Is “I’m Eddie Cano” a Good Name For a Restaurant? We Asked an Expert

The punny moniker of this new Chevy Chase Italian spot is proving controversial
I'm Eddie Cano's front window featuring the conversation-starting name. Photograph by Esther Konrad.

A new Italian restaurant in Chevy Chase has been the subject of much debate—not because of its food but due to its name, I’m Eddie Cano. There is nobody named Eddie Cano involved with the place; it’s actually a clever/annoying way to force patrons to pronounced the word “Americano” in an Italian accent (say “I’m Eddie Cano” fast and you’ll see). The name has ignited both ire and admiration. So who’s right? We turned to Joseph Szala, principal at Vigor Branding, for some expert insight. His Atlanta-based restaurant-branding firm specializes in strategic naming for clients around the country, including Arlington’s Badaro. Here are his thoughts:

The Risks: For Szala, the biggest mistake you can make when naming a restaurant is to fall back on overly familiar structures like “blank and blank” or possessives, so I’m Eddie Cano avoided the most obvious blunders. On the other hand, names that rely on wordplay have the potential to feel tired and hokey. While a gimmicky name won’t necessarily turn diners off, it could be an issue if the experience isn’t great overall. Szala also warns that playing around with stereotypical accents could be tricky territory. “We live in a climate where we’re not quite sure what’s going to flip that switch of someone being angry or mad,” he says. 

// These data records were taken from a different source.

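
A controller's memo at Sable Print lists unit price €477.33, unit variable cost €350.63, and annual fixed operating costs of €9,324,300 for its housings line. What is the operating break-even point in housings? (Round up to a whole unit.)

Unit CM = price − variable cost = €477.33 − €350.63 = €126.70.
Break-even Q = €9,324,300 / €126.70 = 73,593.53 → 73,594 housings.

73,594 housings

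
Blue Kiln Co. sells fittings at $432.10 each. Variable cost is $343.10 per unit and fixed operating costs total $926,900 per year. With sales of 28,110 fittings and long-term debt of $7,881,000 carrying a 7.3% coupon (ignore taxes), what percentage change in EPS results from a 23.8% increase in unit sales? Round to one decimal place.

Contribution at this volume is 28,110 × $89.00 = $2,501,790.00.
Operating income = contribution − fixed costs = $2,501,790.00 − $926,900 = $1,574,890.00.
Interest = $575,313.00, so EBIT − I = $999,577.00.
Degree of combined leverage = contribution ÷ (EBIT − I) = $2,501,790.00 ÷ $999,577.00 = 2.5028.
%ΔEPS = DCL × %ΔSales = 2.5028 × +23.8% = +59.6%.

+59.6%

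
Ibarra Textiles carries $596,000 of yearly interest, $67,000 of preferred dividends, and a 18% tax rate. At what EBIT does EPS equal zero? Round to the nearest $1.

$677,707

Preferred dividends are paid after tax, so their pre-tax equivalent is $67,000 ÷ (1 − 0.18) = $81,707.32.
EPS = 0 when EBIT covers interest plus the pre-tax preferred burden: $596,000 + $81,707.32 = $677,707.32.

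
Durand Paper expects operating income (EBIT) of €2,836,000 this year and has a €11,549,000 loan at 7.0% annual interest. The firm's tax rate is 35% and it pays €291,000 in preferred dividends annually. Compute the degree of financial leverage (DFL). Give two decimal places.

1.80

Annual interest charges come to €808,430.00.
Pre-tax preferred-dividend burden = €291,000 ÷ (1 − 0.35) = €447,692.31.
DFL = EBIT ÷ [EBIT − I − D_p/(1−t)] = €2,836,000 ÷ [€2,836,000 − €808,430.00 − €447,692.31] = €2,836,000 ÷ €1,579,877.69 = 1.7951.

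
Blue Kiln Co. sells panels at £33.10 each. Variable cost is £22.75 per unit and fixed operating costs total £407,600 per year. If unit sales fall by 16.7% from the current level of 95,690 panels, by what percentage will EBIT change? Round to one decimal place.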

The Result: Pulling off this particular name had a high degree of difficulty, but Szala says it immediately elicited a chuckle. “What made me smile about it was that initial spark where it clicks. When you say it, you actually sound like someone with an accent. It was a bit of a trick.” Although being forced to speak in an accent is exactly what some people find annoying about the name, Szala likes that it feels like an inside joke—something you have to be in-the-know to understand. The name also follows Szala’s core tenets for naming a restaurant: “If you can get people’s attention, make them glad they looked, and make it something they remember after the fact, that right there is magic. And I think this has the beginnings of that.”

The Verdict: On a scale of one (fireable offense) to 10 (wishing he had thought of the name), we asked Szala where he would rank I’m Eddie Cano. Sorry, Cano-phobes:  He believes this one is a winner: “It’s a ten for me,” he says. “I really love it. I think it’s great.”